Increase humanitarian assistance in Syria government-controlled areas, NRC urges

The Norwegian Refugee Council called on donors to scale up humanitarian funding for Syrians in need in government-controlled areas, and on the Syrian government to end restrictions on aid, ahead of the talks on Syria scheduled in Brussels between 12-14 March.

The Council calls on for a scale-up of humanitarian assistance inside government-controlled areas, in addition to the continued to Syrians in areas outside of government control.

Carsten Hansen, the Norwegian Refugee Council’s Middle East Regional Director stressed on the need for more humanitarian aid, saying that two-thirds of the people needing such assistance are in government controlled areas. However the government has imposed restrictions on humanitarians leading to various donor countries not being enthusiastic in scaling up aid. Hansen stressed on the importance of humanitarian assistance being delivered to the people affected, irrespective of whether the area is controlled by government or by non-state armed groups.

Syrian civil war

The Syrian civil war is an ongoing armed conflict in Syria fought between the Government led by President Bashar al-Assad, along with domestic and foreign allies, and various domestic and foreign forces opposing both the Syrian government. The war in Syria was part of a wider wave of the 2011 Arab Spring protests.

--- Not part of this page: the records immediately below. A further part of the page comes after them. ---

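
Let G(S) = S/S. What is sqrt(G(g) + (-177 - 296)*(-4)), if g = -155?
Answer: sqrt(1893) ≈ 43.509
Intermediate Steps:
G(S) = 1
sqrt(G(g) + (-177 - 296)*(-4)) = sqrt(1 + (-177 - 296)*(-4)) = sqrt(1 - 473*(-4)) = sqrt(1 + 1892) = sqrt(1893)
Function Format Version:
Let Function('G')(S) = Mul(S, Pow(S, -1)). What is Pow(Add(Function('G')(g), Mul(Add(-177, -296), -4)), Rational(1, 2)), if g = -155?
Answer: Pow(1893, Rational(1, 2)) ≈ 43.509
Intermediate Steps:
Function('G')(S) = 1
Pow(Add(Function('G')(g), Mul(Add(-177, -296), -4)), Rational(1, 2)) = Pow(Add(1, Mul(Add(-177, -296), -4)), Rational(1, 2)) = Pow(Add(1, Mul(-473, -4)), Rational(1, 2)) = Pow(Add(1, 1892), Rational(1, 2)) = Pow(1893, Rational(1, 2))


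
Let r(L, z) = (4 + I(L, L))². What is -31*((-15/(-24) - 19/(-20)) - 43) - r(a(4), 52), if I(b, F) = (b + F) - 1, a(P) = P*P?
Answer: 2367/40 ≈ 59.175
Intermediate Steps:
a(P) = P²
I(b, F) = -1 + F + b (I(b, F) = (F + b) - 1 = -1 + F + b)
r(L, z) = (3 + 2*L)² (r(L, z) = (4 + (-1 + L + L))² = (4 + (-1 + 2*L))² = (3 + 2*L)²)
-31*((-15/(-24) - 19/(-20)) - 43) - r(a(4), 52) = -31*((-15/(-24) - 19/(-20)) - 43) - (3 + 2*4²)² = -31*((-15*(-1/24) - 19*(-1/20)) - 43) - (3 + 2*16)² = -31*((5/8 + 19/20) - 43) - (3 + 32)² = -31*(63/40 - 43) - 1*35² = -31*(-1657/40) - 1*1225 = 51367/40 - 1225 = 2367/40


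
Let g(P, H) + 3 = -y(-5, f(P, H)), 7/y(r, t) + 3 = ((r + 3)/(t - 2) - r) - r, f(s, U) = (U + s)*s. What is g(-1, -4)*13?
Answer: -1014/19 ≈ -53.368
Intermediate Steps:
f(s, U) = s*(U + s)
y(r, t) = 7/(-3 - 2*r + (3 + r)/(-2 + t)) (y(r, t) = 7/(-3 + (((r + 3)/(t - 2) - r) - r)) = 7/(-3 + (((3 + r)/(-2 + t) - r) - r)) = 7/(-3 + ((-r + (3 + r)/(-2 + t)) - r)) = 7/(-3 + (-2*r + (3 + r)/(-2 + t))) = 7/(-3 - 2*r + (3 + r)/(-2 + t)))
g(P, H) = -3 - 7*(2 - P*(H + P))/(16 - 7*P*(H + P)) (g(P, H) = -3 - 7*(2 - P*(H + P))/(-9 - 5*(-5) + 3*(P*(H + P)) + 2*(-5)*(P*(H + P))) = -3 - 7*(2 - P*(H + P))/(-9 + 25 + 3*P*(H + P) - 10*P*(H + P)) = -3 - 7*(2 - P*(H + P))/(16 - 7*P*(H + P)))
g(-1, -4)*13 = (2*(31 - 14*(-1)*(-4 - 1))/(-16 + 7*(-1)*(-4 - 1)))*13 = (2*(31 - 14*(-1)*(-5))/(-16 + 7*(-1)*(-5)))*13 = (2*(31 - 70)/(-16 + 35))*13 = (2*(-39)/19)*13 = (2*(1/19)*(-39))*13 = -78/19*13 = -1014/19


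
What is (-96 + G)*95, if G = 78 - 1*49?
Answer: -6365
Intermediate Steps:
G = 29 (G = 78 - 49 = 29)
(-96 + G)*95 = (-96 + 29)*95 = -67*95 = -6365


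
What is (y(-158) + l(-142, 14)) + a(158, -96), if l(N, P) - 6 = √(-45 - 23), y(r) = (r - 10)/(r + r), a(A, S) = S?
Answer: -7068/79 + 2*I*√17 ≈ -89.468 + 8.2462*I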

Eight years into the devastating conflict, close to 12 million Syrians are in need humanitarian support, most of whom reside in government-controlled areas. An estimated 2.1 million Syrian children are currently out of school, while one in four schools has been damaged or destroyed by the war.

According to NRC, 1.6 million people were forced to flee their homes in Syria in 2018 bringing the total number of internally displaced to 6.2 million people. 5.7 million people are living as refugees in the region. People have started to return to their homes however the majority do not feel safe, as the problem with lack of security and basic services persists.